"DREAM UP"





I spent the first five-plus decades of my life as a confirmed atheist. It was not that I had never heard about God. I simply did not think God existed, and I felt sorry for those I considered deluded into thinking that there was a divinity that they could lean on in hard times. I prided myself on my ability to handle many different kinds of challenges -- financial crises, abusive childhood, disabled children, educational barriers -- without having to "dream up" a divinity for support.

Boy, was I in for a surprise, and I did not see it coming! So, without further ado, here is the story, quite compressed.

Part I. Saying Grace

I had just moved back to the USA from Jordan, after all opportunities for staying over there evaporated, something that I have come to believe was God's way of shepherding me into His fold.
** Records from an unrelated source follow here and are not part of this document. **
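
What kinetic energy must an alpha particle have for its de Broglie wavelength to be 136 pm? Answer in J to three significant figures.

KE = 1.79 × 10⁻²¹ J

p = h/λ = 6.626 × 10⁻³⁴ / 1.360 × 10⁻¹⁰ = 4.872 × 10⁻²⁴ kg·m/s.
KE = p²/(2m) = (4.872 × 10⁻²⁴)² / (2 × 6.645 × 10⁻²⁷) = 1.786 × 10⁻²¹ J = 1.79 × 10⁻²¹ J.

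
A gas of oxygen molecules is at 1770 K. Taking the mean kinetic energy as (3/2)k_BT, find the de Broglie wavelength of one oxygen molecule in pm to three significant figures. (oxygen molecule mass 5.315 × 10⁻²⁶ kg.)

λ = 10.6 pm

KE = (3/2)k_BT = 1.5 × 1.381 × 10⁻²³ × 1770 = 3.667 × 10⁻²⁰ J.
p = √(2mKE) = √(2 × 5.315 × 10⁻²⁶ × 3.667 × 10⁻²⁰) = 6.243 × 10⁻²³ kg·m/s.
λ = h/p = 1.06 × 10⁻¹¹ m = 10.6 pm.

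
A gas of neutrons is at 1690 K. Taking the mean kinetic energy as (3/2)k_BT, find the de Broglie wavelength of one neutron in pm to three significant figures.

KE = (3/2)k_BT = 1.5 × 1.381 × 10⁻²³ × 1690 = 3.501 × 10⁻²⁰ J.
p = √(2mKE) = √(2 × 1.675 × 10⁻²⁷ × 3.501 × 10⁻²⁰) = 1.083 × 10⁻²³ kg·m/s.
λ = h/p = 6.12 × 10⁻¹¹ m = 61.2 pm.

λ = 61.2 pm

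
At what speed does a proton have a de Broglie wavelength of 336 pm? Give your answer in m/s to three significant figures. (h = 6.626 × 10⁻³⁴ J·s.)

p = h/λ = 6.626 × 10⁻³⁴ / 3.360 × 10⁻¹⁰ = 1.972 × 10⁻²⁴ kg·m/s.
v = p/m = 1.972 × 10⁻²⁴ / 1.673 × 10⁻²⁷ = 1.18 × 10³ m/s = 1180 m/s.

v = 1180 m/s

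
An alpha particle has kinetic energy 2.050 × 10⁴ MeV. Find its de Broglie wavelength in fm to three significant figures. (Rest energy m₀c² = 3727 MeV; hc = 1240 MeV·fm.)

λ = 0.0518 fm

Total energy E = KE + m₀c² = 2.050 × 10⁴ + 3727 = 24227 MeV.
(pc)² = E² − (m₀c²)² = (24227)² − (3727)² = 5.731 × 10⁸ MeV², so pc = 2.394 × 10⁴ MeV.
λ = hc/(pc) = 1240 MeV·fm / 2.394 × 10⁴ MeV = 0.0518 fm.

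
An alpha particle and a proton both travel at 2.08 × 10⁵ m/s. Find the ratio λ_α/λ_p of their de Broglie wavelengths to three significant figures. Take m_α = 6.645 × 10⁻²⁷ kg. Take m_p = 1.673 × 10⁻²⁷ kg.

λ_α/λ_p = 0.252

At fixed v, p = mv so λ = h/(mv) ∝ 1/m.
λ_α/λ_p = m_p/m_α = 1.673 × 10⁻²⁷/6.645 × 10⁻²⁷ = 0.252.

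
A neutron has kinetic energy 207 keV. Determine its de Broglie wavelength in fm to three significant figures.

KE = 207 keV = 3.316 × 10⁻¹⁴ J.
p = √(2mKE) = √(2 × 1.675 × 10⁻²⁷ × 3.316 × 10⁻¹⁴) = 1.054 × 10⁻²⁰ kg·m/s.
λ = h/p = 6.626 × 10⁻³⁴ / 1.054 × 10⁻²⁰ = 6.29 × 10⁻¹⁴ m = 62.9 fm.

λ = 62.9 fm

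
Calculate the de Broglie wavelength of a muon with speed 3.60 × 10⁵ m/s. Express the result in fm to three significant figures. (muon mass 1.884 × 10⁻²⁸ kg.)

λ = 9770 fm

p = mv = 1.884 × 10⁻²⁸ × 3.60 × 10⁵ = 6.782 × 10⁻²³ kg·m/s.
λ = h/p = 6.626 × 10⁻³⁴ / 6.782 × 10⁻²³ = 9.77 × 10⁻¹² m = 9770 fm.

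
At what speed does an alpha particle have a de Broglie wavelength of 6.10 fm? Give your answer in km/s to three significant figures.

p = h/λ = 6.626 × 10⁻³⁴ / 6.100 × 10⁻¹⁵ = 1.086 × 10⁻¹⁹ kg·m/s.
v = p/m = 1.086 × 10⁻¹⁹ / 6.645 × 10⁻²⁷ = 1.63 × 10⁷ m/s = 1.63 × 10⁴ km/s.

v = 1.63 × 10⁴ km/s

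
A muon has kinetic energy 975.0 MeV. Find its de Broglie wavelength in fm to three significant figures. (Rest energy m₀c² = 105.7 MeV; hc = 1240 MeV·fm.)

λ = 1.15 fm

Total energy E = KE + m₀c² = 975.0 + 105.7 = 1080.7 MeV.
(pc)² = E² − (m₀c²)² = (1080.7)² − (105.7)² = 1.157 × 10⁶ MeV², so pc = 1076 MeV.
λ = hc/(pc) = 1240 MeV·fm / 1076 MeV = 1.15 fm.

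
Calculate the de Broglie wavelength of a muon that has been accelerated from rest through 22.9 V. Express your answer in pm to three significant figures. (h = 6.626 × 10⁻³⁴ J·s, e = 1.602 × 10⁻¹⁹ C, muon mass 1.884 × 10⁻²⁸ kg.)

KE = eV = 1.602 × 10⁻¹⁹ × 22.90 = 3.669 × 10⁻¹⁸ J.
p = √(2mKE) = √(2 × 1.884 × 10⁻²⁸ × 3.669 × 10⁻¹⁸) = 3.718 × 10⁻²³ kg·m/s.
λ = h/p = 6.626 × 10⁻³⁴ / 3.718 × 10⁻²³ = 1.78 × 10⁻¹¹ m = 17.8 pm.

λ = 17.8 pm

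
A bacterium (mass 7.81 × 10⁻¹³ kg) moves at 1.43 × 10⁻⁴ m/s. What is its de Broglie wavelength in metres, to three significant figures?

λ = 5.93 × 10⁻¹⁸ m

p = mv = 7.81 × 10⁻¹³ × 1.43 × 10⁻⁴ = 1.117 × 10⁻¹⁶ kg·m/s.
λ = h/p = 6.626 × 10⁻³⁴ / 1.117 × 10⁻¹⁶ = 5.93 × 10⁻¹⁸ m.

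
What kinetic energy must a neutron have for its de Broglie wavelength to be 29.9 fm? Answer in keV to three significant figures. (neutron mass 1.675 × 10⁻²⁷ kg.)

KE = 915 keV

p = h/λ = 6.626 × 10⁻³⁴ / 2.990 × 10⁻¹⁴ = 2.216 × 10⁻²⁰ kg·m/s.
KE = p²/(2m) = (2.216 × 10⁻²⁰)² / (2 × 1.675 × 10⁻²⁷) = 1.466 × 10⁻¹³ J = 915 keV.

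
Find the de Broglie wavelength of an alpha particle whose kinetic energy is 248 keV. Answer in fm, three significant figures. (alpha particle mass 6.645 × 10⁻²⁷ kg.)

λ = 28.8 fm

KE = 248 keV = 3.973 × 10⁻¹⁴ J.
p = √(2mKE) = √(2 × 6.645 × 10⁻²⁷ × 3.973 × 10⁻¹⁴) = 2.298 × 10⁻²⁰ kg·m/s.
λ = h/p = 6.626 × 10⁻³⁴ / 2.298 × 10⁻²⁰ = 2.88 × 10⁻¹⁴ m = 28.8 fm.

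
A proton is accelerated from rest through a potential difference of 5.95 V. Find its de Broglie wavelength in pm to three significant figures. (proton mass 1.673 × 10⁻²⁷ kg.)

KE = eV = 1.602 × 10⁻¹⁹ × 5.950 = 9.532 × 10⁻¹⁹ J.
p = √(2mKE) = √(2 × 1.673 × 10⁻²⁷ × 9.532 × 10⁻¹⁹) = 5.647 × 10⁻²³ kg·m/s.
λ = h/p = 6.626 × 10⁻³⁴ / 5.647 × 10⁻²³ = 1.17 × 10⁻¹¹ m = 11.7 pm.

λ = 11.7 pm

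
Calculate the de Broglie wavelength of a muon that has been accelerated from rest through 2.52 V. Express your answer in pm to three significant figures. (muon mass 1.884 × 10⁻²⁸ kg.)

λ = 53.7 pm

KE = eV = 1.602 × 10⁻¹⁹ × 2.520 = 4.037 × 10⁻¹⁹ J.
p = √(2mKE) = √(2 × 1.884 × 10⁻²⁸ × 4.037 × 10⁻¹⁹) = 1.233 × 10⁻²³ kg·m/s.
λ = h/p = 6.626 × 10⁻³⁴ / 1.233 × 10⁻²³ = 5.37 × 10⁻¹¹ m = 53.7 pm.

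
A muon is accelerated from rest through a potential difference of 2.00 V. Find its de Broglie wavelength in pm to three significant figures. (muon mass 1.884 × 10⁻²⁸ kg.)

KE = eV = 1.602 × 10⁻¹⁹ × 2.000 = 3.204 × 10⁻¹⁹ J.
p = √(2mKE) = √(2 × 1.884 × 10⁻²⁸ × 3.204 × 10⁻¹⁹) = 1.099 × 10⁻²³ kg·m/s.
λ = h/p = 6.626 × 10⁻³⁴ / 1.099 × 10⁻²³ = 6.03 × 10⁻¹¹ m = 60.3 pm.

λ = 60.3 pm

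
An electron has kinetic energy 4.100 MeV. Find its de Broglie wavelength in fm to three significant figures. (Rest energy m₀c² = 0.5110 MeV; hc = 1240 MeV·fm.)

Total energy E = KE + m₀c² = 4.100 + 0.5110 = 4.6110 MeV.
(pc)² = E² − (m₀c²)² = (4.6110)² − (0.5110)² = 21.00 MeV², so pc = 4.583 MeV.
λ = hc/(pc) = 1240 MeV·fm / 4.583 MeV = 271 fm.

λ = 271 fm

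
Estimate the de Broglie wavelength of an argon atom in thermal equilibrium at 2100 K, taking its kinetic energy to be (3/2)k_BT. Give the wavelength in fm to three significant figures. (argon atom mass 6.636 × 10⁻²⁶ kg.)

KE = (3/2)k_BT = 1.5 × 1.381 × 10⁻²³ × 2100 = 4.350 × 10⁻²⁰ J.
p = √(2mKE) = √(2 × 6.636 × 10⁻²⁶ × 4.350 × 10⁻²⁰) = 7.598 × 10⁻²³ kg·m/s.
λ = h/p = 8.72 × 10⁻¹² m = 8720 fm.

λ = 8720 fm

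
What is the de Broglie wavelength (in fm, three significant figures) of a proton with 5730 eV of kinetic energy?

λ = 378 fm

KE = 5730 eV = 9.179 × 10⁻¹⁶ J.
p = √(2mKE) = √(2 × 1.673 × 10⁻²⁷ × 9.179 × 10⁻¹⁶) = 1.753 × 10⁻²¹ kg·m/s.
λ = h/p = 6.626 × 10⁻³⁴ / 1.753 × 10⁻²¹ = 3.78 × 10⁻¹³ m = 378 fm.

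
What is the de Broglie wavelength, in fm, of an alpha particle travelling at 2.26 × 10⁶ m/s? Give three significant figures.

λ = 44.1 fm

p = mv = 6.645 × 10⁻²⁷ × 2.26 × 10⁶ = 1.502 × 10⁻²⁰ kg·m/s.
λ = h/p = 6.626 × 10⁻³⁴ / 1.502 × 10⁻²⁰ = 4.41 × 10⁻¹⁴ m = 44.1 fm.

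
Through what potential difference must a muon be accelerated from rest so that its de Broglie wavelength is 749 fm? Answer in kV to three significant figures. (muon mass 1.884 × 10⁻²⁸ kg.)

p = h/λ = 6.626 × 10⁻³⁴ / 7.490 × 10⁻¹³ = 8.846 × 10⁻²² kg·m/s.
KE = p²/(2m) = 2.077 × 10⁻¹⁵ J.
V = KE/e = 2.077 × 10⁻¹⁵ / (1.602 × 10⁻¹⁹) = 13.0 kV.

V = 13.0 kV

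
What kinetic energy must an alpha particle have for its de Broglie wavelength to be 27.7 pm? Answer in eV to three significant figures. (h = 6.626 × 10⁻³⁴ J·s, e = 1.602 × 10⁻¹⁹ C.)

KE = 0.269 eV

p = h/λ = 6.626 × 10⁻³⁴ / 2.770 × 10⁻¹¹ = 2.392 × 10⁻²³ kg·m/s.
KE = p²/(2m) = (2.392 × 10⁻²³)² / (2 × 6.645 × 10⁻²⁷) = 4.305 × 10⁻²⁰ J = 0.269 eV.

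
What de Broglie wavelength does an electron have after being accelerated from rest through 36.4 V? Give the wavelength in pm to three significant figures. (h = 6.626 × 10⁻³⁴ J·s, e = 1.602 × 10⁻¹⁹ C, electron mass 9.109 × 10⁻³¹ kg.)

KE = eV = 1.602 × 10⁻¹⁹ × 36.40 = 5.831 × 10⁻¹⁸ J.
p = √(2mKE) = √(2 × 9.109 × 10⁻³¹ × 5.831 × 10⁻¹⁸) = 3.259 × 10⁻²⁴ kg·m/s.
λ = h/p = 6.626 × 10⁻³⁴ / 3.259 × 10⁻²⁴ = 2.03 × 10⁻¹⁰ m = 203 pm.

λ = 203 pm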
One of my employees, rather a low-ranking one, whom I will call Jean, was working on a special project that required overtime work once a week. I took to staying to help, to provide some support, since I considered the project quite important. Because we worked through dinner, we went out to dinner after we called it quits for the evening.

The first week we went out, Jean announced that she would like to say grace. I explained that I was an atheist, but that she was welcome to say grace for herself. I patiently waited for her to do that. The second week, the same thing happened. The third week, she announced that it was my turn to say grace. Flabbergasted, I told her that atheists do not say grace. She insisted, and I continued to refuse. She refused to eat unless I did. I thought that this was pretty pushy for an employee. Later Jean told me that she, too, thought it was pushy but that she seemed to have no control over the situation: she had no idea why she said why she said what she did; the words tumbled out by themselves and surprised even her.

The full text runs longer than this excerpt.